In some instances, the robot may be caused to navigate to the second location responsive to a determination that localization accuracy of the robot has degraded below a threshold accuracy. The determination that the localization accuracy of the robot has degraded below the threshold accuracy may be based on analysis of checkpoints in the environment.
Procedure 500 then ends at step 530.
It should be noted that while certain steps within procedure 500 may be optional as described above, the steps shown in
The techniques described herein, therefore, introduce a mechanism to facilitate the precise localization of mobile nodes by identifying areas of a deployment that offer better/more accurate localization estimates than others and/or leveraging those greater precision measurement to calibrate future navigation operations. This allows for the nodes to be navigated to locations where high-quality localization measurements can be achieved, thereby increasing the accuracy, reliability, and success of localization systems. This can facilitate a mechanism whereby robots would move to the best area for localization and then track-back the previous location (and/or next ones) via inertial systems.

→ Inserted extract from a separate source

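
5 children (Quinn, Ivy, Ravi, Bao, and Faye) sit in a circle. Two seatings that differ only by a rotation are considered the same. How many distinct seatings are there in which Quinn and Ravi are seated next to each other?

12

Glue Quinn and Ravi into a block (2 internal orders). Seating 4 units around a circle gives (3)! arrangements.
So 2 × (3)! = 2 × 6 = 12.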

These techniques may also incorporate the creation of degrading precision maps for each robot and their reported location, the use of safe-precise rendezvous points, and/or buddy cooperation for localization tracking. In all, these techniques can facilitate a dramatic increase in localization awareness among semi-autonomous mobile nodes without a corresponding increase in localization measurement resources. This can directly translate to an increase in operational efficiency and success in processes performed by these nodes.
While there have been shown and described illustrative embodiments that provide for hierarchical map-based localization, it is to be understood that various other adaptations and modifications may be made within the spirit and scope of the embodiments herein. For example, while certain embodiments are described herein with respect to using a single mobile node, the architectures are not limited as such and may include multiple mobile nodes operating collectively and/or in phases, in other embodiments. In addition, while certain security protocols and approaches are described, such as RSSI, AoA, FTM, UWB, etc., other suitable protocols may be used, accordingly. Also, while the term “robot” has been used throughout the present disclosure, other mobile devices may be used herein, such as autonomous vehicles, drones, or any device that may be controlled based on localization accuracy information as described herein.
The foregoing description has been directed to specific embodiments. It will be apparent, however, that other variations and modifications may be made to the described embodiments, with the attainment of some or all of their advantages. For instance, it is expressly contemplated that the components and/or elements described herein can be implemented as software being stored on a tangible (non-transitory) computer-readable medium (e.g., disks/CDs/RAM/EEPROM/etc.) having program instructions executing on a computer, hardware, firmware, or a combination thereof. Accordingly, this description is to be taken only by way of example and not to otherwise limit the scope of the embodiments herein. Therefore, it is the object of the appended claims to cover all such variations and modifications as come within the true spirit and scope of the embodiments herein.